# filets and chesapeake crab imperial



## Nick Prochilo (Jul 29, 2007)

You've been practicing Glenn! Nice looking dinner!


----------



## john a (Jul 30, 2007)

Everything is lookin good, nice grill marks.


----------



## Diva Q (Jul 30, 2007)

Glenn,

That picture of those grill marks is nice enough to frame.

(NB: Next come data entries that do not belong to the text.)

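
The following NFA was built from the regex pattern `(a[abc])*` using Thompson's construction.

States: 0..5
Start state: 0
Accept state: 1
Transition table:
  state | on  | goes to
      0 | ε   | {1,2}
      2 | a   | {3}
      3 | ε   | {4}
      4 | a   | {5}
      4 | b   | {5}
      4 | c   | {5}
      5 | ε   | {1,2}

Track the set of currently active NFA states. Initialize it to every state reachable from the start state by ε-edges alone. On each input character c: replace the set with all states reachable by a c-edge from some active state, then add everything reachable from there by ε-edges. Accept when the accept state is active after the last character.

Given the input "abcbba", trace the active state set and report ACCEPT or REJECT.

Answer: REJECT

Trace:
start: ε-closure({0}) = {0,1,2}
'a' @ 1: {3,4}
'b' @ 2: {1,2,5}  [accepting]
'c' @ 3: {}  — state set empty
rest 'bba' ignored (set empty)
after full input: {}  (accept=1 not in)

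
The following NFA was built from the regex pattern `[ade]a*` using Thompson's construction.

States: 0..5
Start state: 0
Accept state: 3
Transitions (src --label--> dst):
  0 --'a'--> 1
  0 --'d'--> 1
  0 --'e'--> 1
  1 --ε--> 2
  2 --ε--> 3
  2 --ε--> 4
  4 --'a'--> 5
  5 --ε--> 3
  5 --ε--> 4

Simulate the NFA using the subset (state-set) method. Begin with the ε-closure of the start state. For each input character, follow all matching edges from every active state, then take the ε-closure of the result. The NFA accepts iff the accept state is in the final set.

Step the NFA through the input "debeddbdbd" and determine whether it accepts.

Answer: REJECT

Trace:
start: ε-closure({0}) = {0}
'd' @ 1: {1,2,3,4}  [accepting]
'e' @ 2: {}  — dead — no transitions
rest 'beddbdbd' ignored (set empty)
end set {} — state 3 not in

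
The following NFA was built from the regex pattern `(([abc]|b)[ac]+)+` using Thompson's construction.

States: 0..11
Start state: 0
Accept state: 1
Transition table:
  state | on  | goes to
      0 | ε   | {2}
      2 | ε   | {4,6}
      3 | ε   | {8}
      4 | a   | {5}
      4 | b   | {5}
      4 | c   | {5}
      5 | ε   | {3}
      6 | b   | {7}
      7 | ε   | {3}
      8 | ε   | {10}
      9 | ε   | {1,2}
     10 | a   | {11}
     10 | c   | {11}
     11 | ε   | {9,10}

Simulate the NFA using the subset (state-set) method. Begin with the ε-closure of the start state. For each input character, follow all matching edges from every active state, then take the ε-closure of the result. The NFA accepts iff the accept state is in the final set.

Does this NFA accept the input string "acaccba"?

Answer: ACCEPT

Trace:
initial (ε-close {0}): {0,2,4,6}
'a' @ 1: {3,5,8,10}
'c' @ 2: {1,2,4,6,9,10,11}  ✓accept
'a' @ 3: {1,2,3,4,5,6,8,9,10,11}  ✓accept
'c' @ 4: {1,2,3,4,5,6,8,9,10,11}  ✓accept
'c' @ 5: {1,2,3,4,5,6,8,9,10,11}  ✓accept
'b' @ 6: {3,5,7,8,10}
'a' @ 7: {1,2,4,6,9,10,11}  ✓accept
after full input: {1,2,4,6,9,10,11}  (accept=1 in)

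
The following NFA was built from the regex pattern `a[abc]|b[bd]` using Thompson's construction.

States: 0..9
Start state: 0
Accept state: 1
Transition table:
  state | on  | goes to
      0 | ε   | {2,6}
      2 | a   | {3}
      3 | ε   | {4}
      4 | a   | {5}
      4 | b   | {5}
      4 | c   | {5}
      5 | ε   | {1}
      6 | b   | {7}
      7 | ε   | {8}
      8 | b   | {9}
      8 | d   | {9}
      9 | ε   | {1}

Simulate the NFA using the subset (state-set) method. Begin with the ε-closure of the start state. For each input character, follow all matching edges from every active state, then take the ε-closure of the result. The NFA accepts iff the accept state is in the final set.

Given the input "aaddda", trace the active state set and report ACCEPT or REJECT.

initial (ε-close {0}): {0,2,6}
'a' @ 1: {3,4}
'a' @ 2: {1,5}  [accepting]
'd' @ 3: {}  — dead — no transitions
rest 'dda' ignored (set empty)
after full input: {}  (accept=1 not in)

Answer: REJECT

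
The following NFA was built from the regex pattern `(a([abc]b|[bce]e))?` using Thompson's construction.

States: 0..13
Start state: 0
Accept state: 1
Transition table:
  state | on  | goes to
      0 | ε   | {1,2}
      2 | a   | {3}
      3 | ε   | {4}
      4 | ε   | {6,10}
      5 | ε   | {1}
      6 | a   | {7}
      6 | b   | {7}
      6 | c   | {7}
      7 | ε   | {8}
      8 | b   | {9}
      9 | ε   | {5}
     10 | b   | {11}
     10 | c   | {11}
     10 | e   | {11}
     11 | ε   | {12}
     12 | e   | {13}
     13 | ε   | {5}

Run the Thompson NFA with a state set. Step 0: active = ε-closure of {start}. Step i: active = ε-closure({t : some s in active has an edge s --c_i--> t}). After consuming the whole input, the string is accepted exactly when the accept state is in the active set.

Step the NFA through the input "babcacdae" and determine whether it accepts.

initial (ε-close {0}): {0,1,2}
'b' @ 1: {}  — dead — no transitions
rest 'abcacdae' ignored (set empty)
end set {} — state 1 not in

Answer: REJECT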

What a great looking feast/


----------



## surfinsapo (Jul 30, 2007)

*That smells good from here Glen...Good Job!!!* [smilie=a_goodjob.gif]


----------



## Puff1 (Jul 30, 2007)

Awesome grill marks!
Nice job!


----------



## Cliff H. (Jul 30, 2007)

I don't know what to say. [smilie=a_goodjob.gif]


----------



## john pen (Jul 30, 2007)

Glenn, what are the Imperials you spoke of ? I just happen to have a lb or so of king crab meat I need to use in the next day or so...

(Cappy, sorry if this has already been discussed in another thread.. :roll: )


----------



## 007bond-jb (Jul 30, 2007)

Beautiful Job Glenn, Crab imp. Looks like the crab au gratin we have down here.


----------



## LarryWolfe (Jul 30, 2007)

Glenn I'm glad to see you finally learned something from me!  Nice job!


----------